A rumor circulating at the annual convention of the National Association of Basketball Coaches has North Carolina Coach Dean Smith returning to his alma mater, the University of Kansas, and Larry Brown, coach of the NBA's New Jersey Nets and a UNC alumnus, replacing him in Chapel Hill.
Few give the rumor validity and Smith, who coached the West team to victory in the NABC All-America all-star game Sunday, checked out of his hotel this morning and was unavailable for comment. But the rumor does point up that the market for coaches is better in college than in the pros.
Ed Martin, Tennessee State coach, said, "In the pros, the players are getting all the money. There are only two kinds of pro coaches--those who have been fired and those who are waiting to get fired."
The good coaches who have taken new jobs, such as Lute Olson at Arizona and George Raveling at Iowa, are getting annual income packages in the $200,000 range.
Raveling has told a Spokane, Wash., newspaper he will accept the Iowa job.
One of the hottest topics at the NABC convention, which ended today, was the number of teams in the Division I tournament. Joe B. Hall of Kentucky is among the many coaches who dislike the 52-team format and first-round byes to 16 teams. But he doesn't want to see a 64-team tournament, as the NABC board of directors has favored.
"The tendency is to expand," Hall said. "But I'd like to see it at 32, or open to everybody."
The final four all-tournament team: Houston's Akeem Abdul Olajuwon (MVP), North Carolina State's Thurl Bailey, Dereck Whittenburg and Sidney Lowe, and Louisville guard Milt Wagner.
Olajuwon, who had 82 points, 59 rebounds and 28 blocked shots for the tournament, received 118 votes for MVP. Whittenburg had 25.
Despite reports that Gary Colson of the University of New Mexico would move to Long Beach State, the California school is continuing interviews . . . No one surfaced here as the likely successor to Ted Owens at Kansas, but West Coast sources say a longshot is Ralph Miller, the successful, longtime coach at Oregon State who is a Kansas alumnus.
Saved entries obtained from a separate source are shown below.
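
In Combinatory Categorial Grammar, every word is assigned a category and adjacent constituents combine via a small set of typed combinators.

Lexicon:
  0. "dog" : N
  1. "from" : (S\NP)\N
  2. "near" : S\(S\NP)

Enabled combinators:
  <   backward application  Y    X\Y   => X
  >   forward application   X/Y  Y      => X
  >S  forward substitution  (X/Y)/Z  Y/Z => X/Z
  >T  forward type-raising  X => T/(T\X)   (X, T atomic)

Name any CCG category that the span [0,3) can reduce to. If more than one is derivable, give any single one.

S

[0,3] S   <
  [0,2] S\NP   <
    [0,1] "dog" : N
    [1,2] "from" : (S\NP)\N
  [2,3] "near" : S\(S\NP)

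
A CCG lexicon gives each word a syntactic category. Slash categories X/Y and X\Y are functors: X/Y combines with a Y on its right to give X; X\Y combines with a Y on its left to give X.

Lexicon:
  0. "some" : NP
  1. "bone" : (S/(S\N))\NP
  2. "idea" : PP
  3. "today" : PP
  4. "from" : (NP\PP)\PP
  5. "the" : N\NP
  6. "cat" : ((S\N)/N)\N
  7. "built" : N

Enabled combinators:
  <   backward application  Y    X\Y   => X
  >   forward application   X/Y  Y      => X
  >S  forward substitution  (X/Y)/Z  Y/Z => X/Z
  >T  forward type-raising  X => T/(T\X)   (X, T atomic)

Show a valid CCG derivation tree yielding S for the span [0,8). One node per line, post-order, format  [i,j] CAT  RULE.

[0,1] NP  lex  "some"
[1,2] (S/(S\N))\NP  lex  "bone"
[0,2] S/(S\N)  <  k=1
[2,3] PP  lex  "idea"
[3,4] PP  lex  "today"
[4,5] (NP\PP)\PP  lex  "from"
[3,5] NP\PP  <  k=4
[2,5] NP  <  k=3
[5,6] N\NP  lex  "the"
[2,6] N  <  k=5
[6,7] ((S\N)/N)\N  lex  "cat"
[2,7] (S\N)/N  <  k=6
[7,8] N  lex  "built"
[2,8] S\N  >  k=7
[0,8] S  >  k=2

[0,8] S   >
  [0,2] S/(S\N)   <
    [0,1] "some" : NP
    [1,2] "bone" : (S/(S\N))\NP
  [2,8] S\N   >
    [2,7] (S\N)/N   <
      [2,6] N   <
        [2,5] NP   <
          [2,3] "idea" : PP
          [3,5] NP\PP   <
            [3,4] "today" : PP
            [4,5] "from" : (NP\PP)\PP
        [5,6] "the" : N\NP
      [6,7] "cat" : ((S\N)/N)\N
    [7,8] "built" : N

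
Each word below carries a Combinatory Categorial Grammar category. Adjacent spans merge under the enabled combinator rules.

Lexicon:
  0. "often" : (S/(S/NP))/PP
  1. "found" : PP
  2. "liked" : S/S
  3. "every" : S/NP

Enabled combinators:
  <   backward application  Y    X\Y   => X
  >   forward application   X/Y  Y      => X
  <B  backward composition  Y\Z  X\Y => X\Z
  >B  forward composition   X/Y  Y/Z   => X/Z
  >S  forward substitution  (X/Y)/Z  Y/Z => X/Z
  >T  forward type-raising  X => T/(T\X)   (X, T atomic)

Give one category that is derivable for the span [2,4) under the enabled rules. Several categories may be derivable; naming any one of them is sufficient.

S/NP

[0,4] S   >
  [0,2] S/(S/NP)   >
    [0,1] "often" : (S/(S/NP))/PP
    [1,2] "found" : PP
  [2,4] S/NP   >B
    [2,3] "liked" : S/S
    [3,4] "every" : S/NP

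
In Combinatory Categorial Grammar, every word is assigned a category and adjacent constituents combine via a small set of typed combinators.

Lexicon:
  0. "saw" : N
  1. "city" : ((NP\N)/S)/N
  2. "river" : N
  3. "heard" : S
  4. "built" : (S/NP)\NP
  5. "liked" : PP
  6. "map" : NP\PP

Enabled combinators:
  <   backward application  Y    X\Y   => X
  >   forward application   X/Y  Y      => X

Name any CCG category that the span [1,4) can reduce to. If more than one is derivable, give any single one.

NP\N

[0,7] S   >
  [0,5] S/NP   <
    [0,4] NP   <
      [0,1] "saw" : N
      [1,4] NP\N   >
        [1,3] (NP\N)/S   >
          [1,2] "city" : ((NP\N)/S)/N
          [2,3] "river" : N
        [3,4] "heard" : S
    [4,5] "built" : (S/NP)\NP
  [5,7] NP   <
    [5,6] "liked" : PP
    [6,7] "map" : NP\PP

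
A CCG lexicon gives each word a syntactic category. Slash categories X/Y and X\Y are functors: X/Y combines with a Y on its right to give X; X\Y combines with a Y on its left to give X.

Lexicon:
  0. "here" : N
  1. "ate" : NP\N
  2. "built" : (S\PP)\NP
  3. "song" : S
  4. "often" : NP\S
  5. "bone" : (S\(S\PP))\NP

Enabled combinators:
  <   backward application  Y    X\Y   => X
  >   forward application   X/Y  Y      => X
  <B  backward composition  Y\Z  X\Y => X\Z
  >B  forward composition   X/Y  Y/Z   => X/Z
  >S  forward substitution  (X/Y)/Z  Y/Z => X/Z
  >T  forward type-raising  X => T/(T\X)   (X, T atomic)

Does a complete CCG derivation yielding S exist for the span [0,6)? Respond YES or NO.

[0,6] S   <
  [0,3] S\PP   <
    [0,2] NP   <
      [0,1] "here" : N
      [1,2] "ate" : NP\N
    [2,3] "built" : (S\PP)\NP
  [3,6] S\(S\PP)   <
    [3,5] NP   <
      [3,4] "song" : S
      [4,5] "often" : NP\S
    [5,6] "bone" : (S\(S\PP))\NP

YES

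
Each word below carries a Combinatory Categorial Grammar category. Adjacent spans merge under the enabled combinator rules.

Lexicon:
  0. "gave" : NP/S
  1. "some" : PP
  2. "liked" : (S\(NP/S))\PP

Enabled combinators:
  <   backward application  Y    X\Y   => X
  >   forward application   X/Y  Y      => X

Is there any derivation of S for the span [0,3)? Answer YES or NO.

[0,3] S   <
  [0,1] "gave" : NP/S
  [1,3] S\(NP/S)   <
    [1,2] "some" : PP
    [2,3] "liked" : (S\(NP/S))\PP

YES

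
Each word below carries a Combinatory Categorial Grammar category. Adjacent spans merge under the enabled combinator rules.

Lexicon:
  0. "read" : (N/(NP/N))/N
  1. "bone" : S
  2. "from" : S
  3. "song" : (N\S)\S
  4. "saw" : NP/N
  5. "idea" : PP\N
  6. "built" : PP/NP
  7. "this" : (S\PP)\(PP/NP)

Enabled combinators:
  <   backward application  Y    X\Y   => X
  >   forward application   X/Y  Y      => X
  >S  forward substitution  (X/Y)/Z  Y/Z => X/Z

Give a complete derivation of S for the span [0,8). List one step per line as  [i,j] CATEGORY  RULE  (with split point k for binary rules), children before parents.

[0,1] (N/(NP/N))/N  lex  "read"
[1,2] S  lex  "bone"
[2,3] S  lex  "from"
[3,4] (N\S)\S  lex  "song"
[2,4] N\S  <  k=3
[1,4] N  <  k=2
[0,4] N/(NP/N)  >  k=1
[4,5] NP/N  lex  "saw"
[0,5] N  >  k=4
[5,6] PP\N  lex  "idea"
[0,6] PP  <  k=5
[6,7] PP/NP  lex  "built"
[7,8] (S\PP)\(PP/NP)  lex  "this"
[6,8] S\PP  <  k=7
[0,8] S  <  k=6

[0,8] S   <
  [0,6] PP   <
    [0,5] N   >
      [0,4] N/(NP/N)   >
        [0,1] "read" : (N/(NP/N))/N
        [1,4] N   <
          [1,2] "bone" : S
          [2,4] N\S   <
            [2,3] "from" : S
            [3,4] "song" : (N\S)\S
      [4,5] "saw" : NP/N
    [5,6] "idea" : PP\N
  [6,8] S\PP   <
    [6,7] "built" : PP/NP
    [7,8] "this" : (S\PP)\(PP/NP)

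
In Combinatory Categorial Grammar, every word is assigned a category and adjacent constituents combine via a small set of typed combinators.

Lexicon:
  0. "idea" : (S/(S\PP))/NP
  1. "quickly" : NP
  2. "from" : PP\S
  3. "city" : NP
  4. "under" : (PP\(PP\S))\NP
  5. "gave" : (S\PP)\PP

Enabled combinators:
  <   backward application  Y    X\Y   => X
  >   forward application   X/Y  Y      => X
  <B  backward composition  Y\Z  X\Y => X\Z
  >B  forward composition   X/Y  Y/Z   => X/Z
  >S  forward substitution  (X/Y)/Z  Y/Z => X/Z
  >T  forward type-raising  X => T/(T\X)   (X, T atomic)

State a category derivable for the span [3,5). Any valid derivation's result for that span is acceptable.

PP\(PP\S)

[0,6] S   >
  [0,2] S/(S\PP)   >
    [0,1] "idea" : (S/(S\PP))/NP
    [1,2] "quickly" : NP
  [2,6] S\PP   <
    [2,5] PP   <
      [2,3] "from" : PP\S
      [3,5] PP\(PP\S)   <
        [3,4] "city" : NP
        [4,5] "under" : (PP\(PP\S))\NP
    [5,6] "gave" : (S\PP)\PP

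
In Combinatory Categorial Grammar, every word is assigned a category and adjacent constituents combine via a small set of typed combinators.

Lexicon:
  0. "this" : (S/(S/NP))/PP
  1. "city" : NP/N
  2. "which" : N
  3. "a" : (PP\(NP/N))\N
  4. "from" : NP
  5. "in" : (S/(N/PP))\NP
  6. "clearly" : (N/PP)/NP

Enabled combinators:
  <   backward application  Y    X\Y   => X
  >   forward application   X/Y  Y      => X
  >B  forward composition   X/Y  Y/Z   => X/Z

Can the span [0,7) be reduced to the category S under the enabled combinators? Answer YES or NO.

YES

[0,7] S   >
  [0,4] S/(S/NP)   >
    [0,1] "this" : (S/(S/NP))/PP
    [1,4] PP   <
      [1,2] "city" : NP/N
      [2,4] PP\(NP/N)   <
        [2,3] "which" : N
        [3,4] "a" : (PP\(NP/N))\N
  [4,7] S/NP   >B
    [4,6] S/(N/PP)   <
      [4,5] "from" : NP
      [5,6] "in" : (S/(N/PP))\NP
    [6,7] "clearly" : (N/PP)/NP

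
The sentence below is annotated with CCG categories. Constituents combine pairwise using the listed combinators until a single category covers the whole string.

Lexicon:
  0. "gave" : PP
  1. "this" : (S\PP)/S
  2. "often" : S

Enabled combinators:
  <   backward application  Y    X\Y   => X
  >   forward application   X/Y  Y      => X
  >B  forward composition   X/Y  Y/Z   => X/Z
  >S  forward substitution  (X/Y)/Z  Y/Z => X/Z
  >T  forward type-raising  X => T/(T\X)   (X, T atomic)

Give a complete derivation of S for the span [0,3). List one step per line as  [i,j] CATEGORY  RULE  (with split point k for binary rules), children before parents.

[0,3] S   <
  [0,1] "gave" : PP
  [1,3] S\PP   >
    [1,2] "this" : (S\PP)/S
    [2,3] "often" : S

[0,1] PP  lex  "gave"
[1,2] (S\PP)/S  lex  "this"
[2,3] S  lex  "often"
[1,3] S\PP  >  k=2
[0,3] S  <  k=1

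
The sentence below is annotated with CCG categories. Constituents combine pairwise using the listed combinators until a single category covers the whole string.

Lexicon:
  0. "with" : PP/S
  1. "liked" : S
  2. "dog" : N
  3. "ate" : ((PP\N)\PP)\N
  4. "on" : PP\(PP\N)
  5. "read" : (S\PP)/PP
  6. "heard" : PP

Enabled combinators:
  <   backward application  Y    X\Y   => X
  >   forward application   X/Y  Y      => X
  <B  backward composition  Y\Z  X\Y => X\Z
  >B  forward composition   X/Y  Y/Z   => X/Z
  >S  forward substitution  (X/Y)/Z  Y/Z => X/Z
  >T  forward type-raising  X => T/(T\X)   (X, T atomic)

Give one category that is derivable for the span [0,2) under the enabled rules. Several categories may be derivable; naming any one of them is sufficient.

[0,7] S   <
  [0,5] PP   <
    [0,4] PP\N   <
      [0,2] PP   >
        [0,1] "with" : PP/S
        [1,2] "liked" : S
      [2,4] (PP\N)\PP   <
        [2,3] "dog" : N
        [3,4] "ate" : ((PP\N)\PP)\N
    [4,5] "on" : PP\(PP\N)
  [5,7] S\PP   >
    [5,6] "read" : (S\PP)/PP
    [6,7] "heard" : PP

PP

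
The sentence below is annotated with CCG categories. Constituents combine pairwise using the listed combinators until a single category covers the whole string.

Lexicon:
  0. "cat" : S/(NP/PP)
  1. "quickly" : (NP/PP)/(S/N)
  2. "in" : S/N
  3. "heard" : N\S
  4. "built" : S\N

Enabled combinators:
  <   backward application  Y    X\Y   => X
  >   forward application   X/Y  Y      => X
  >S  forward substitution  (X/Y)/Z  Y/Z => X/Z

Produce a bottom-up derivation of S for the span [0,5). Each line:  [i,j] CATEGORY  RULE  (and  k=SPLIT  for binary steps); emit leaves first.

[0,1] S/(NP/PP)  lex  "cat"
[1,2] (NP/PP)/(S/N)  lex  "quickly"
[2,3] S/N  lex  "in"
[1,3] NP/PP  >  k=2
[0,3] S  >  k=1
[3,4] N\S  lex  "heard"
[0,4] N  <  k=3
[4,5] S\N  lex  "built"
[0,5] S  <  k=4

[0,5] S   <
  [0,4] N   <
    [0,3] S   >
      [0,1] "cat" : S/(NP/PP)
      [1,3] NP/PP   >
        [1,2] "quickly" : (NP/PP)/(S/N)
        [2,3] "in" : S/N
    [3,4] "heard" : N\S
  [4,5] "built" : S\N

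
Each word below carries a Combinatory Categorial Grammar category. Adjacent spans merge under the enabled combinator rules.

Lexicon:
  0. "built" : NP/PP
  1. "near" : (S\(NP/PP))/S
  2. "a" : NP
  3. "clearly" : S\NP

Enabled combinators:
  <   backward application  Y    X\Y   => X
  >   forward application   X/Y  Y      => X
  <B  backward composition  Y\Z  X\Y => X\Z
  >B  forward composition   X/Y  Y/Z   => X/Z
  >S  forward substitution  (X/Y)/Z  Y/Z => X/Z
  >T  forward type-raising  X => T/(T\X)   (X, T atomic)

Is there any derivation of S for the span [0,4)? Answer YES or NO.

[0,4] S   <
  [0,1] "built" : NP/PP
  [1,4] S\(NP/PP)   >
    [1,2] "near" : (S\(NP/PP))/S
    [2,4] S   >
      [2,3] S/(S\NP)   >T
        [2,3] "a" : NP
      [3,4] "clearly" : S\NP

YES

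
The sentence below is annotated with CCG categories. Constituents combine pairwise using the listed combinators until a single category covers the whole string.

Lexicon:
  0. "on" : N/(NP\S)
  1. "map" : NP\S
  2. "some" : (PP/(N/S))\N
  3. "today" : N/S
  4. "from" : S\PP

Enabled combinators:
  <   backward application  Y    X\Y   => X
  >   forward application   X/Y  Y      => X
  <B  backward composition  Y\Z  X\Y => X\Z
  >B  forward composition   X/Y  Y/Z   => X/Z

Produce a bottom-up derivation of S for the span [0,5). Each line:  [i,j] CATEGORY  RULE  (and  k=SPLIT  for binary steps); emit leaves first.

[0,1] N/(NP\S)  lex  "on"
[1,2] NP\S  lex  "map"
[0,2] N  >  k=1
[2,3] (PP/(N/S))\N  lex  "some"
[0,3] PP/(N/S)  <  k=2
[3,4] N/S  lex  "today"
[0,4] PP  >  k=3
[4,5] S\PP  lex  "from"
[0,5] S  <  k=4

[0,5] S   <
  [0,4] PP   >
    [0,3] PP/(N/S)   <
      [0,2] N   >
        [0,1] "on" : N/(NP\S)
        [1,2] "map" : NP\S
      [2,3] "some" : (PP/(N/S))\N
    [3,4] "today" : N/S
  [4,5] "from" : S\PP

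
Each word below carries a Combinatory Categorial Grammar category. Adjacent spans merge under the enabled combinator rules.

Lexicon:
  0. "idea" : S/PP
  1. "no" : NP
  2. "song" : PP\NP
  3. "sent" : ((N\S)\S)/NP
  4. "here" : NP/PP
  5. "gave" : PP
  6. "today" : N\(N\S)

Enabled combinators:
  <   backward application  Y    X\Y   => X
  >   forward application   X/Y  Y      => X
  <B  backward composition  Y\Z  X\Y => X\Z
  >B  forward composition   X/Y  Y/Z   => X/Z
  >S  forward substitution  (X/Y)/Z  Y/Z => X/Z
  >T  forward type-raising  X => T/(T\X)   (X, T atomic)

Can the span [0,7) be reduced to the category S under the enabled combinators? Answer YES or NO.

NO

S/PP NP PP\NP ((N\S)\S)/NP NP/PP PP N\(N\S)
CKY chart[0,7] = {N, N/(N\N), NP/(NP\N), PP/(PP\N), S/(S\N)}; S ∉ chart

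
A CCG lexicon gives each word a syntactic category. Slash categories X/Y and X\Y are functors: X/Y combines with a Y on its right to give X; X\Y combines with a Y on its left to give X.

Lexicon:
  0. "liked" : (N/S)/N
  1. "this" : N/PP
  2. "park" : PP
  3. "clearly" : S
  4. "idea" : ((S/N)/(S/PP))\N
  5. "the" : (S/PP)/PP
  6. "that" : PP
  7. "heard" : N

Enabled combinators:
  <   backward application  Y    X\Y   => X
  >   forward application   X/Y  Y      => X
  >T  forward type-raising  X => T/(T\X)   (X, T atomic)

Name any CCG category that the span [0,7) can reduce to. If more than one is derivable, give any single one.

[0,8] S   >
  [0,7] S/N   >
    [0,5] (S/N)/(S/PP)   <
      [0,4] N   >
        [0,3] N/S   >
          [0,1] "liked" : (N/S)/N
          [1,3] N   >
            [1,2] "this" : N/PP
            [2,3] "park" : PP
        [3,4] "clearly" : S
      [4,5] "idea" : ((S/N)/(S/PP))\N
    [5,7] S/PP   >
      [5,6] "the" : (S/PP)/PP
      [6,7] "that" : PP
  [7,8] "heard" : N

S/N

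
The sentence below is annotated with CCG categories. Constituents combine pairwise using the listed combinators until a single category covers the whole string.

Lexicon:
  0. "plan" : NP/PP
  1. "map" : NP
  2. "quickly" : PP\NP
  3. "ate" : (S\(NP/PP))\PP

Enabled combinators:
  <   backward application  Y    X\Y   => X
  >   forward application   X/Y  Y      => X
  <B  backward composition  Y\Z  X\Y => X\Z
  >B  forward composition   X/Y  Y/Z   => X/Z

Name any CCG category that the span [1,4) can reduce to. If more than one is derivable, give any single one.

[0,4] S   <
  [0,1] "plan" : NP/PP
  [1,4] S\(NP/PP)   <
    [1,3] PP   <
      [1,2] "map" : NP
      [2,3] "quickly" : PP\NP
    [3,4] "ate" : (S\(NP/PP))\PP

S\(NP/PP)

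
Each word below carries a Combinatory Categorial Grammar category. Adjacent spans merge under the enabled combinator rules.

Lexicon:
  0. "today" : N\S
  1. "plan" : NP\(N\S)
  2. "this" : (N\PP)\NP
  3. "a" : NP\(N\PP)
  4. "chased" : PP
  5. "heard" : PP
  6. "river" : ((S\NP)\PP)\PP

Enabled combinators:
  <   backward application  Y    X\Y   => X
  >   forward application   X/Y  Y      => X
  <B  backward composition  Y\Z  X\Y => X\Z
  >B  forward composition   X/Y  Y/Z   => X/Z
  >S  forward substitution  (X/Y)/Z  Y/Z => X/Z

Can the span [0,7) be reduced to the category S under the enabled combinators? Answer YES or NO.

[0,7] S   <
  [0,4] NP   <
    [0,3] N\PP   <
      [0,2] NP   <
        [0,1] "today" : N\S
        [1,2] "plan" : NP\(N\S)
      [2,3] "this" : (N\PP)\NP
    [3,4] "a" : NP\(N\PP)
  [4,7] S\NP   <
    [4,5] "chased" : PP
    [5,7] (S\NP)\PP   <
      [5,6] "heard" : PP
      [6,7] "river" : ((S\NP)\PP)\PP

YES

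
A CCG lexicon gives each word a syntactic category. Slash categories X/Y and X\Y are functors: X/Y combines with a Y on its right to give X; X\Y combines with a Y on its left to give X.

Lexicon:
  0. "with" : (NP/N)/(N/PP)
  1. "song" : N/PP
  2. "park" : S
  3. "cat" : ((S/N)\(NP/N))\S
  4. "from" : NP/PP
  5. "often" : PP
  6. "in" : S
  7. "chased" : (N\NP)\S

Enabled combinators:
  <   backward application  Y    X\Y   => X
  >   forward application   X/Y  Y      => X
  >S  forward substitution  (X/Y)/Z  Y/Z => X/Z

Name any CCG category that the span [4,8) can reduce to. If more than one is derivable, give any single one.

N

[0,8] S   >
  [0,4] S/N   <
    [0,2] NP/N   >
      [0,1] "with" : (NP/N)/(N/PP)
      [1,2] "song" : N/PP
    [2,4] (S/N)\(NP/N)   <
      [2,3] "park" : S
      [3,4] "cat" : ((S/N)\(NP/N))\S
  [4,8] N   <
    [4,6] NP   >
      [4,5] "from" : NP/PP
      [5,6] "often" : PP
    [6,8] N\NP   <
      [6,7] "in" : S
      [7,8] "chased" : (N\NP)\S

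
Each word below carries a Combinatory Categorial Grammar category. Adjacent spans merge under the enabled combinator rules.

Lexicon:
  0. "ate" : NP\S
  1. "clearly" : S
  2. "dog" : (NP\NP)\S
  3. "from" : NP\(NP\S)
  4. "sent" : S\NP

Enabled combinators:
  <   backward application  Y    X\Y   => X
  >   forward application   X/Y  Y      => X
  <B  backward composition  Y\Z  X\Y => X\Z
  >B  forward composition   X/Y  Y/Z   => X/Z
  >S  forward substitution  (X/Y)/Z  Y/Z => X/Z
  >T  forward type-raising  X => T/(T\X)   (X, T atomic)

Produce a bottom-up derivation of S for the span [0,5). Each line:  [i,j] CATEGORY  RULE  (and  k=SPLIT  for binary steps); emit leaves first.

[0,5] S   <
  [0,4] NP   <
    [0,3] NP\S   <B
      [0,1] "ate" : NP\S
      [1,3] NP\NP   <
        [1,2] "clearly" : S
        [2,3] "dog" : (NP\NP)\S
    [3,4] "from" : NP\(NP\S)
  [4,5] "sent" : S\NP

[0,1] NP\S  lex  "ate"
[1,2] S  lex  "clearly"
[2,3] (NP\NP)\S  lex  "dog"
[1,3] NP\NP  <  k=2
[0,3] NP\S  <B  k=1
[3,4] NP\(NP\S)  lex  "from"
[0,4] NP  <  k=3
[4,5] S\NP  lex  "sent"
[0,5] S  <  k=4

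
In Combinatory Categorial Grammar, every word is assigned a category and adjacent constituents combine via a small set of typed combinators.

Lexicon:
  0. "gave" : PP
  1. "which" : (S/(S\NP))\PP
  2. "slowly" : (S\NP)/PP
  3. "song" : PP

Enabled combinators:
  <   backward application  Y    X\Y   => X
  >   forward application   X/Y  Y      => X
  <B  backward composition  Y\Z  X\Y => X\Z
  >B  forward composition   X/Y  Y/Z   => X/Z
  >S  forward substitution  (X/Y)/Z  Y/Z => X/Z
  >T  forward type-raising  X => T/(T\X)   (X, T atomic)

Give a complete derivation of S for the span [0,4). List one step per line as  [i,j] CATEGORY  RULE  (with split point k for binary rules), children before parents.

[0,4] S   >
  [0,2] S/(S\NP)   <
    [0,1] "gave" : PP
    [1,2] "which" : (S/(S\NP))\PP
  [2,4] S\NP   >
    [2,3] "slowly" : (S\NP)/PP
    [3,4] "song" : PP

[0,1] PP  lex  "gave"
[1,2] (S/(S\NP))\PP  lex  "which"
[0,2] S/(S\NP)  <  k=1
[2,3] (S\NP)/PP  lex  "slowly"
[3,4] PP  lex  "song"
[2,4] S\NP  >  k=3
[0,4] S  >  k=2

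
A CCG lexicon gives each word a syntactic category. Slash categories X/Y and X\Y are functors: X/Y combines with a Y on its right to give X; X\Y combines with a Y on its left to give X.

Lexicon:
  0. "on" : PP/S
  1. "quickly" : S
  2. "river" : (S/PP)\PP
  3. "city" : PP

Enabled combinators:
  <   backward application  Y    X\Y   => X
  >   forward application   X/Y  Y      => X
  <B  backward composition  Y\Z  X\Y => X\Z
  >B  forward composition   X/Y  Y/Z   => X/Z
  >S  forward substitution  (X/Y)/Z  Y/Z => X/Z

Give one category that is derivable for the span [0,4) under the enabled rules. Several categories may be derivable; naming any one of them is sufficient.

S

[0,4] S   >
  [0,3] S/PP   <
    [0,2] PP   >
      [0,1] "on" : PP/S
      [1,2] "quickly" : S
    [2,3] "river" : (S/PP)\PP
  [3,4] "city" : PP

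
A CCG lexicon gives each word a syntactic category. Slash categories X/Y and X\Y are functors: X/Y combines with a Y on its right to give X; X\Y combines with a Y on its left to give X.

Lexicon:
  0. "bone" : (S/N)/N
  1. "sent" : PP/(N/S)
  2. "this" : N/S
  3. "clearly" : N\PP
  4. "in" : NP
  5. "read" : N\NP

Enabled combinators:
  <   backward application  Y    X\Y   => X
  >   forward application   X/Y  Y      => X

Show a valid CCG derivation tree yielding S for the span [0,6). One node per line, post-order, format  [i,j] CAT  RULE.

[0,6] S   >
  [0,4] S/N   >
    [0,1] "bone" : (S/N)/N
    [1,4] N   <
      [1,3] PP   >
        [1,2] "sent" : PP/(N/S)
        [2,3] "this" : N/S
      [3,4] "clearly" : N\PP
  [4,6] N   <
    [4,5] "in" : NP
    [5,6] "read" : N\NP

[0,1] (S/N)/N  lex  "bone"
[1,2] PP/(N/S)  lex  "sent"
[2,3] N/S  lex  "this"
[1,3] PP  >  k=2
[3,4] N\PP  lex  "clearly"
[1,4] N  <  k=3
[0,4] S/N  >  k=1
[4,5] NP  lex  "in"
[5,6] N\NP  lex  "read"
[4,6] N  <  k=5
[0,6] S  >  k=4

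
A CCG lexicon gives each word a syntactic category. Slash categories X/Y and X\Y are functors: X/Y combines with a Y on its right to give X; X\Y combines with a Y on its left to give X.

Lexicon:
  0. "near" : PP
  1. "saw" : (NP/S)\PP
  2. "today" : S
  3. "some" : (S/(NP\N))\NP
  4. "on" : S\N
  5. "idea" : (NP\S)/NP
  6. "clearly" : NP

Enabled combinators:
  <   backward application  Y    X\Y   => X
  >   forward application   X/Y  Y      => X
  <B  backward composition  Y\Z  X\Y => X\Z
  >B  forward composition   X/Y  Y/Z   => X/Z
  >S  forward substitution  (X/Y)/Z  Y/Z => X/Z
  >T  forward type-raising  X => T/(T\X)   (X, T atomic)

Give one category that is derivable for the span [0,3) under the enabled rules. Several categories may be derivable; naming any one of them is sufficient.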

Among the spectators here for the final four were David Thompson, Phil Spence and Monte Towe, of North Carolina State's undefeated NCAA champions in 1974 . . . The success of the Houston Cougars has renewed talk of raising the basket from 10 feet to 12 feet. A proponent of this change is Ed Steitz, the editor of the NCAA rules committee, who says the reason Dr. James Naismith placed the basket at 10 feet was it was the only height in the gym at which the basket could be hung.
Tom Jernstedt, NCAA assistant executive director in charge of the basketball tournament, says that under its three-year, $46 million contract with CBS, the NCAA is obligated to bargain exclusively with that network for a 30-day period when negotiations for a new contract begin this fall. The current contract expires after the 1984 tournament.
Those comments came in response to a report in The New York Times that NBC is trying to persuade the NCAA to televise the tournament on two networks.